Update on Ken Forkish's Trifecta Tavern... with Karaoke!

Portland's legendary bread guru shares construction plans, names his new chef, and spills details on a mic-loving new neighbor.

By Allison Jones June 14, 2013

James Beard award winning author and baker Ken Forkish (Ken’s Artisan Bakery, Ken’s Artisan Pizza) is set to open Trifecta, Portland's first "bakery tavern," on SE 6th Avenue this fall, and we've got some construction, kitchen, and karaoke updates:

◊ Building permits have been secured and construction is underway. If all goes according to plan, we can expect Trifecta to land in early October.

VoiceBox founder and president Scott Simon in front of the new Trifecta/VoiceBox location.

◊ Chef Rich Meyer, former eight-year Chef de Cuisine at Higgins Restaurant, has been tapped to man the tavern's kitchen. According to Forkish, "Well-trained in the classics, well-connected with the area's foragers and farmers, and accustomed to running a high volume JBF-award winning kitchen, Rich was my first choice and I'm thrilled to have him piloting our kitchen-to-be"

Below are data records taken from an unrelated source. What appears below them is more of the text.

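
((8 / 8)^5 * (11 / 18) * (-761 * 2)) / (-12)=8371 / 108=77.51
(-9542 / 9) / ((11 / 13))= -124046 / 99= -1252.99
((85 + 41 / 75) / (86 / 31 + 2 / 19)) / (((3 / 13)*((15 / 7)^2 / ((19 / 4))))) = 2858595467 / 21465000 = 133.17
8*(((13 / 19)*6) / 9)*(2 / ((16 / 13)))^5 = 4826809 / 116736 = 41.35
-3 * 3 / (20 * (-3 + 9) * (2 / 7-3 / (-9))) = -0.12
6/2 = 3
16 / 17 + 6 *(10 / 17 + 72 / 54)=212 / 17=12.47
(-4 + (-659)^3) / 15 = -95397061 / 5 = -19079412.20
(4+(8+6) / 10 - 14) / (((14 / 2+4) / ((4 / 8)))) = -0.39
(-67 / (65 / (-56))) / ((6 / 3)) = 1876 / 65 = 28.86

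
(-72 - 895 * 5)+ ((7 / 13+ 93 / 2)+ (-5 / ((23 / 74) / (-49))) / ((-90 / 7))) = -24548759 / 5382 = -4561.27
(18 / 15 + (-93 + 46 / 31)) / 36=-13999 / 5580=-2.51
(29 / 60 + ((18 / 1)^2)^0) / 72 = 89 / 4320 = 0.02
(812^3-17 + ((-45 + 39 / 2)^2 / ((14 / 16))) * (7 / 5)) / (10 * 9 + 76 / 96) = 64246602168 / 10895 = 5896888.68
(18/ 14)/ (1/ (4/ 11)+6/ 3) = 36/ 133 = 0.27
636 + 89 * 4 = 992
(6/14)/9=1/21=0.05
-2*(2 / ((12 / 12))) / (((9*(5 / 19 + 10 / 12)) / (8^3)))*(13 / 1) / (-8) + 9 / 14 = 1773871 / 5250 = 337.88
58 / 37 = 1.57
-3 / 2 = -1.50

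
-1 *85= -85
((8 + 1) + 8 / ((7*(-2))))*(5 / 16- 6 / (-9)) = 2773 / 336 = 8.25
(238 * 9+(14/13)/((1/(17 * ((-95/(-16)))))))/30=234073/3120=75.02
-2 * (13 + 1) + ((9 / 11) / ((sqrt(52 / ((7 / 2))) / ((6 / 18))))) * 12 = -28 + 9 * sqrt(182) / 143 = -27.15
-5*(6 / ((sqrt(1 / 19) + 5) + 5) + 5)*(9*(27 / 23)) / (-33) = 478575 / 53383 - 270*sqrt(19) / 53383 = 8.94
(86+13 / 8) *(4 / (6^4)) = 701 / 2592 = 0.27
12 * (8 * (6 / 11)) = 576 / 11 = 52.36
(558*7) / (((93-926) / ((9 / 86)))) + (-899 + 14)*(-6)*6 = 163025109 / 5117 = 31859.51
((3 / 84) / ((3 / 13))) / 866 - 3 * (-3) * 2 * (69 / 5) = 90348113 / 363720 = 248.40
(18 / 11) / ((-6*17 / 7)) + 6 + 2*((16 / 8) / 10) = 5879 / 935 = 6.29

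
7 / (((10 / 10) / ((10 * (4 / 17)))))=280 / 17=16.47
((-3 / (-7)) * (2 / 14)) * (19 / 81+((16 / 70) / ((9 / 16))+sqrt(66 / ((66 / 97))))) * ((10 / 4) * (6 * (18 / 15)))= 3634 / 5145+54 * sqrt(97) / 49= 11.56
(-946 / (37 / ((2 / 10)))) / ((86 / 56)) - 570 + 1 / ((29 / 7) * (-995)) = -122421429 / 213527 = -573.33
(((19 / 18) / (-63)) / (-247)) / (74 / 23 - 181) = -23 / 60280038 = -0.00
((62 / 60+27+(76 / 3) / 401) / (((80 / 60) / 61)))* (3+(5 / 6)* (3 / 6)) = 281780167 / 64160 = 4391.84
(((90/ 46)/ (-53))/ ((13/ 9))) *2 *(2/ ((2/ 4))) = -3240/ 15847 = -0.20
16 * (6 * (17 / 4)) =408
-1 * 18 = -18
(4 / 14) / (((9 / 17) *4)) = 17 / 126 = 0.13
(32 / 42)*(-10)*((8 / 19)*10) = -12800 / 399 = -32.08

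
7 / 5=1.40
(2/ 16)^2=1/ 64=0.02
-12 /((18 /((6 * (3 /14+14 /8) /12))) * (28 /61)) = -1.43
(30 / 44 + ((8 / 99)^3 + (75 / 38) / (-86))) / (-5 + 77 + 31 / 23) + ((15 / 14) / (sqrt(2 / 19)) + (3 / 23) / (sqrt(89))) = 6870111109 / 764195848812 + 3 * sqrt(89) / 2047 + 15 * sqrt(38) / 28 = 3.33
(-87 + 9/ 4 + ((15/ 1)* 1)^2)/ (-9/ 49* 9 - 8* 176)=-27489/ 276292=-0.10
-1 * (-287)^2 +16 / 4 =-82365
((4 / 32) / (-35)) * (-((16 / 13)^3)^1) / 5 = 512 / 384475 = 0.00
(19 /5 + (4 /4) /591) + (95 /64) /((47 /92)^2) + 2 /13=9.64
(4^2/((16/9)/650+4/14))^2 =26830440000/8720209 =3076.81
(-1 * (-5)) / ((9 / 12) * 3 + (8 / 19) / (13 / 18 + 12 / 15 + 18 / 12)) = 6460 / 3087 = 2.09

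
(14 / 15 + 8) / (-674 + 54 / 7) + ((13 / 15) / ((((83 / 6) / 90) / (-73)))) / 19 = -1195796333 / 55163460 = -21.68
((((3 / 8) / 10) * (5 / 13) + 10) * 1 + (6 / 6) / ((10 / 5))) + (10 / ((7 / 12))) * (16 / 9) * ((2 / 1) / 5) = 99175 / 4368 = 22.70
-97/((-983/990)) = 96030/983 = 97.69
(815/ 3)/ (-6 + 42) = 815/ 108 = 7.55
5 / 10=1 / 2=0.50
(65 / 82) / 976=65 / 80032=0.00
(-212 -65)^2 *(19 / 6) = 1457851 / 6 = 242975.17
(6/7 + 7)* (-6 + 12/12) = -275/7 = -39.29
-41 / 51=-0.80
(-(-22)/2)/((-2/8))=-44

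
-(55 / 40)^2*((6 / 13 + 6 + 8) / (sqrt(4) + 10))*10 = -28435 / 1248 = -22.78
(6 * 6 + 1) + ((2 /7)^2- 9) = 1376 /49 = 28.08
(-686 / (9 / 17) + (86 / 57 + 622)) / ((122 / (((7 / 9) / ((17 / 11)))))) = -4425883 / 1595943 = -2.77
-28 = -28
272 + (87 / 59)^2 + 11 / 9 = 8627900 / 31329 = 275.40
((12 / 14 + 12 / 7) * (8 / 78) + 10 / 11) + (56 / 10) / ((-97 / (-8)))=793614 / 485485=1.63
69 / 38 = 1.82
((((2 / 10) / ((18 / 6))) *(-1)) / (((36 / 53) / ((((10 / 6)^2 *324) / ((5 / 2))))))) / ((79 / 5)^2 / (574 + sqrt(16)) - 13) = 1531700 / 544827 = 2.81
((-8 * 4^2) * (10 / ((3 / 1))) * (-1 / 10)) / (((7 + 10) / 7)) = 896 / 51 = 17.57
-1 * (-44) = 44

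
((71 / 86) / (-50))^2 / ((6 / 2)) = 5041 / 55470000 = 0.00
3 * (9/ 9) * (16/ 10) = 24/ 5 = 4.80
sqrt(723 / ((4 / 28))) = 71.14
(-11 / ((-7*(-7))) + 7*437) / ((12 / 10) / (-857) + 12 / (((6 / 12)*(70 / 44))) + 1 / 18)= 11560244400 / 57219169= 202.03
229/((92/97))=22213/92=241.45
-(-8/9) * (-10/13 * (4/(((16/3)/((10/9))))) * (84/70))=-80/117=-0.68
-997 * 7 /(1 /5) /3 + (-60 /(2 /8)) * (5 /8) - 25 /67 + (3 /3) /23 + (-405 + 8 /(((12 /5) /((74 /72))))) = -1013843627 /83214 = -12183.57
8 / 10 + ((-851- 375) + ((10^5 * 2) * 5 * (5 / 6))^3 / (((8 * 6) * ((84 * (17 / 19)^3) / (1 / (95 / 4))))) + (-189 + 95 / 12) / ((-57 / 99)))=26792968747107963724207 / 3175664940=8436963361477.29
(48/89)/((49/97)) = 4656/4361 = 1.07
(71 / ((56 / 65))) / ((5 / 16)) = 1846 / 7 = 263.71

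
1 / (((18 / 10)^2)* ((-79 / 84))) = -700 / 2133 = -0.33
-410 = -410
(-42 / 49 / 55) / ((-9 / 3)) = 2 / 385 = 0.01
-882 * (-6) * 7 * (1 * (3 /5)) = 22226.40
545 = 545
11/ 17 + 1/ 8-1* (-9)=9.77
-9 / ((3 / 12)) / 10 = -18 / 5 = -3.60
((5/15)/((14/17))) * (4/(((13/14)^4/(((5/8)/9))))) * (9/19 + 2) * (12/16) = 1370285/4883931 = 0.28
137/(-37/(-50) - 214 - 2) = -6850/10763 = -0.64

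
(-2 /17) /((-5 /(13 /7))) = 26 /595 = 0.04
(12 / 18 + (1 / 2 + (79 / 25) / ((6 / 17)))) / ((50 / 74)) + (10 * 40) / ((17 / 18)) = 4659137 / 10625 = 438.51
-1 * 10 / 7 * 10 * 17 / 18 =-13.49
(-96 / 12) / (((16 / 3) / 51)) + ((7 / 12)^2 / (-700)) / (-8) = -8812793 / 115200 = -76.50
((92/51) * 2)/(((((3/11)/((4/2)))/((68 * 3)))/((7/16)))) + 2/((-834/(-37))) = 984713/417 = 2361.42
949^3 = 854670349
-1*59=-59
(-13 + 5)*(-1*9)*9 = 648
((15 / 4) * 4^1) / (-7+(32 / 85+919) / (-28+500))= -601800 / 202693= -2.97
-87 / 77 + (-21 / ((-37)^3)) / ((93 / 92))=-136561553 / 120908711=-1.13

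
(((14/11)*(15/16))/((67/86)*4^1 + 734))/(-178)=-645/70926592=-0.00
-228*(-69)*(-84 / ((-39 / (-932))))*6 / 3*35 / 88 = -3592244880 / 143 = -25120593.57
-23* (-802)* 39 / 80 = 359697 / 40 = 8992.42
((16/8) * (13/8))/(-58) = -13/232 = -0.06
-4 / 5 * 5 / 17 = -4 / 17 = -0.24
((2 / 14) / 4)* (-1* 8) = -2 / 7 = -0.29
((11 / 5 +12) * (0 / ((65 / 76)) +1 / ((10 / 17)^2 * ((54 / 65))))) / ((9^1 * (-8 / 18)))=-266747 / 21600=-12.35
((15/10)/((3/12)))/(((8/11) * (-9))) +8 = 85/12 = 7.08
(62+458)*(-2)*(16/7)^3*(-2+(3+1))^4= -68157440/343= -198709.74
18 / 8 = 9 / 4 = 2.25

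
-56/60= -14/15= -0.93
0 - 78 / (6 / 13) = -169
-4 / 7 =-0.57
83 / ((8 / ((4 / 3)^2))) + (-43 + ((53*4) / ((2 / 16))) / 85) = -3521 / 765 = -4.60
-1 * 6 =-6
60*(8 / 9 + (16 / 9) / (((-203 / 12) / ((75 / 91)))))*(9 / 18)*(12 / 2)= 2667680 / 18473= 144.41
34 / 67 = 0.51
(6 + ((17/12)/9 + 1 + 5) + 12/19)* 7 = 183701/2052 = 89.52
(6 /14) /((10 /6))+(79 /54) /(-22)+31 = 1296907 /41580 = 31.19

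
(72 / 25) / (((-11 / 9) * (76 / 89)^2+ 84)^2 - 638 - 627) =365912749512 / 716841508588375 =0.00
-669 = -669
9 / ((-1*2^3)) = -9 / 8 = -1.12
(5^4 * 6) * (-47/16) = -88125/8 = -11015.62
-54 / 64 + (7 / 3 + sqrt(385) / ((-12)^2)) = sqrt(385) / 144 + 143 / 96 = 1.63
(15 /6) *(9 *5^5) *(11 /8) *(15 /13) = 23203125 /208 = 111553.49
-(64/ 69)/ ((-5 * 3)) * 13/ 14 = 416/ 7245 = 0.06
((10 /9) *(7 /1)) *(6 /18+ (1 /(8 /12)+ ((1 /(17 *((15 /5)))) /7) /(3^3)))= 176725 /12393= 14.26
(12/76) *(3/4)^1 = 9/76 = 0.12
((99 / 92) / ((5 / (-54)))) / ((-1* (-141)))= -891 / 10810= -0.08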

◊ VoiceBox, Portland Monthly's pick for best karaoke in 2012, will celebrate five years of private karaoke suites on NW Hoyt with a new, 4000-square-foot Southeast location next door to Trifecta (set to open this fall).  Portland-based artist, designer, and developer Jean Pierre Veillet (Genoa, Nau, Lizard Lounge, Hopworks Brewery) has been commissioned to create the new VoiceBox interior. Expect more (and bigger) private karaoke suites, an expanded menu, and full bar. Owner Scott Simon assures karaoke fans that the Northwest location will remain rocking.

As previously reported, Forkish's new 5000-square-foot space will house a small bakery where Forkish will craft small-batch breads, pastries, and croissant experiments, a wood-clad dining hall serving a menu of seafood-shack snacks, farm fresh produce creativity, steak love, and French-fry geekery, and a bevy of classic cocktails and a wine list drawn heavily from Forkish's personal collection of Oregon pinots and Italian brunellos, barbarescos, and barolos.